I am skeptical of anomaly detection since in my experience anomalies are common and diverse and don't actually matter, so I expect these systems to basically inundate people with false positives.
Their offline training accuracy is garbage: 16% precision, so all of the real work is basically being done in the online training portion, which gets it to a respectable 82%+ precision.
But they don't tell you how many alerts they had to label to get those numbers. Maybe over the long run you get those numbers, but you really want to know if it takes 10 or 10,000 examples to get there.
Also, their dataset distribution is very different to reality: they have 7% of their dataset annotated as real anomalies; I don't think anyone in the real world wants 5% of their log entries to get flagged as anomalies. So I expect their precision numbers to be far worse on more realistically distributed logs.
It's a good time to make some money baffling people with bullshit in the cybersecurity space.
Of course if you let an ML-powered "anomaly detection" engine run rampant on your logs, it's going to find anomalies...just like if you hire a ghost hunter, you'll be informed that your house is haunted. In the end, ghost chasing is all this anomaly nonsense turns out to be-- the justifications for conclusions by ML practitioners and ghost hunters alike tend to be equally mumbly and hand-wavy.
Me working from home is technically an anomaly, and one these systems are all too eager to flag. We get random logins from overseas VPSes-- it's an anomaly! Oh, wait, no, we onboarded a client application. Oh, look, a random login from China for a US-based employee with no history of foreign logins! Yeah, that guy just started in a new position with travel requirements. Hey, this IP just tried to log into 5000 user accounts! Congratulations, you just alerted me to the existence of carrier NAT.
None of this saves any time and usually wastes it, since it stirs up paranoia where none was otherwise warranted. It's a fun toy that gives the appearance of being productive when all it's actually doing is generating literally endless busywork. Good for justifying your SOC budget I suppose.
But in the end nobody wants to pay a quarter-million dollars for a black box that just sits there quietly-- if it's not constantly drawing attention to itself and all the badness it's pretending to find, you're not going to have any reason to renew the license.
"Renew it?
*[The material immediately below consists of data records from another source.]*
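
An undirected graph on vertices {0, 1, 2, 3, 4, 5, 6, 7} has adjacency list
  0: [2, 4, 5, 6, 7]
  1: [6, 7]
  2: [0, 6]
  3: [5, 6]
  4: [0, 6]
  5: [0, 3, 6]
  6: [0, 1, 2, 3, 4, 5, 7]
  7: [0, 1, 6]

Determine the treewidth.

2

A width-2 tree decomposition is:
Bags: B1 = {0, 2, 6}  B2 = {0, 4, 6}  B3 = {0, 6, 7}  B4 = {0, 5, 6}  B5 = {3, 5, 6}  B6 = {1, 6, 7}
Tree: B1–B2, B1–B3, B1–B4, B4–B5, B3–B6
Every bag has size at most 3, so the width is 3 − 1 = 2 and tw(G) ≤ 2. For the lower bound, the 3 vertices {0, 2, 6} are pairwise adjacent, and any tree decomposition puts a clique entirely inside one bag — forcing width ≥ 2. Combining the bounds, tw(G) = 2.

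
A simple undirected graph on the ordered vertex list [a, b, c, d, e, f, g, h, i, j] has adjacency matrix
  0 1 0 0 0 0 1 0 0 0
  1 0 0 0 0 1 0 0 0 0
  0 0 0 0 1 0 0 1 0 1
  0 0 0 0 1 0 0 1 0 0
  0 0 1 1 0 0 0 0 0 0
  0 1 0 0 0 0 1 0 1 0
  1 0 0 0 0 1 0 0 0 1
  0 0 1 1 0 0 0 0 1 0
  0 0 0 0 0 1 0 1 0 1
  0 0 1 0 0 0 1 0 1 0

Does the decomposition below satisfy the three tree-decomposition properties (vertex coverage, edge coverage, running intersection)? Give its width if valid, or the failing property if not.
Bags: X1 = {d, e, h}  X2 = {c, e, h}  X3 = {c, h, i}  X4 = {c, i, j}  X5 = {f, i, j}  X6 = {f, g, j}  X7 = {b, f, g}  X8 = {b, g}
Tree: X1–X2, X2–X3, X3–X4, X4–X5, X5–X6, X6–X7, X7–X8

A tree decomposition must satisfy three properties: every vertex lies in some bag; for every edge, both endpoints lie together in some bag; and for every vertex, the bags containing it form a connected subtree. Here vertex a appears in no bag, so the decomposition is invalid.

No — vertex a appears in no bag.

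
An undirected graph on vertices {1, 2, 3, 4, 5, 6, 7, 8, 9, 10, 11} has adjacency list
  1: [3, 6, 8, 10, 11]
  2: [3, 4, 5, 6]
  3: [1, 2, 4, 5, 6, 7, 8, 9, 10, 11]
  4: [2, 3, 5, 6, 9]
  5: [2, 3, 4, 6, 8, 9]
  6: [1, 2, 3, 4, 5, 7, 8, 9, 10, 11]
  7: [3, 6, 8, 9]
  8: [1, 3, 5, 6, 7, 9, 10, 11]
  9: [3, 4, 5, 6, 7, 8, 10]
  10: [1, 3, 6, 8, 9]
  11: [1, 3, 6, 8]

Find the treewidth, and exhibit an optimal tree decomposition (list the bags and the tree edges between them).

Treewidth 4.
Bags: B1 = {3, 4, 5, 6, 9}  B2 = {3, 5, 6, 8, 9}  B3 = {3, 6, 7, 8, 9}  B4 = {2, 3, 4, 5, 6}  B5 = {3, 6, 8, 9, 10}  B6 = {1, 3, 6, 8, 10}  B7 = {1, 3, 6, 8, 11}
Tree: B1–B2, B2–B3, B1–B4, B2–B5, B5–B6, B6–B7

Every bag has size at most 5, so the width is 5 − 1 = 4 and tw(G) ≤ 4. For the lower bound, the 5 vertices {1, 3, 6, 8, 10} are pairwise adjacent, and any tree decomposition puts a clique entirely inside one bag — forcing width ≥ 4. The upper and lower bounds meet at 4, so that is the treewidth.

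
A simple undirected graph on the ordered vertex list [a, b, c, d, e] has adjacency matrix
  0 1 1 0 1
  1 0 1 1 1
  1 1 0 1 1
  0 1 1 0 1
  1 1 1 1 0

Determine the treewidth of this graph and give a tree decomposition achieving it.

Treewidth 3.
Bags: B1 = {a, b, c, e}  B2 = {b, c, d, e}
Tree: B1–B2

The largest bag has 4 vertices, giving width 3; this decomposition certifies tw(G) ≤ 3. Conversely, {b, c, d, e} is a clique of size 4, and the vertices of any clique must share a bag in every tree decomposition; so some bag has ≥ 4 vertices and tw(G) ≥ 3. Therefore the treewidth is 3.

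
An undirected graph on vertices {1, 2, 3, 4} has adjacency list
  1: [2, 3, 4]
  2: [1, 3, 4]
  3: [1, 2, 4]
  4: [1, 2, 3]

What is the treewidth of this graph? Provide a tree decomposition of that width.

With just one bag of size 4, the width is 4 − 1 = 3, so tw(G) ≤ 3. For the lower bound, the 4 vertices {1, 2, 3, 4} are pairwise adjacent, and any tree decomposition puts a clique entirely inside one bag — forcing width ≥ 3. Hence tw(G) = 3 exactly.

Treewidth 3.
One such decomposition:
Bags: B1 = {1, 2, 3, 4}
Tree: (single bag)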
Why? This thing didn't find anything at all last year."
At a previous tech support position, I collaborated with a data scientist to create a predictive alert system based on system notification data. It would monitor the quantity of noise from each interface on the network and alert on anomalies in Slack. The only issue was that it didn't work - we saw only false positive noise, and it sat quiet during actual incidents. It would be interesting to see another team's attempts, and what different design choices they make.
Another problem of anomaly detection is that they do not provide any (domain specific) explanation for why the system thinks it is an anomaly. The system also does not say what to do in this situation, which means that such anomalies are not actionable findings. Therefore I think anomaly detection should be used as a pre-processing step which generates input for some other other components of the system.
I do, with others, a lot of ML anomaly detection in the cyber security context. Deeply has interesting ideas, especially the encoded logs via lstm. The work was presented at a workshop at NIPS 2017.
One of the interesting facts we ve been able to measure empirically over the past few years is that the statistical anomalies' scores magnitude as reconstruction error are uncorrelated with the criticality of the anomaly in terms of security / threat.
This means that in practice SOC operators need to label on top of the anomaly detection and a supervised model can do the reranking after a while.
This is an interesting paper, but it sort of sidesteps one of the harder problems in generalized machine learning for log analysis:
> As shown by several prior work [9, 22, 39, 42, 45], an effective methodology is to extract a “log key” (also known as “message type”) from each log entry. The log key of a log entry e refers to the string constant k from the print statement in the source code which printed e during the execution of that code.
So if you're looking for a way to apply this to log data that varies wildly, like site access logs, you still have the difficult problem of converting the URIs to the numeric vectors needed by ML algorithms without losing the significant parts of the input.
It allows for using different algorithms like one class SVM or MDS (including custom algorithms). It also allows for defining custom domain specific features as integral part of its analysis engine. In particular, for log analysis, frequencies of various event types have been generated.
The authors are using their own Spell tool to parse syslog files into patterns that represent the fixed part of printf-like log statement. Is the source of that available? At the heart of this is a tree-based construction that is not well explained.
Has anyone in real production systems benefit from anomaly detection of logs ? I have usually converted some of the important events in logs to metrics and alerted users based on simple moving averages / spikes etc. I have usually started with alerts from system level metrics and then checked the logs. Applying Anomaly detection to logs directly hasn't worked for me yet.
This breaks the HN guidelines, which ask you not to post shallow dismissals. Better options would be either to factually explain what the problems are, so that people can learn something, or not to post.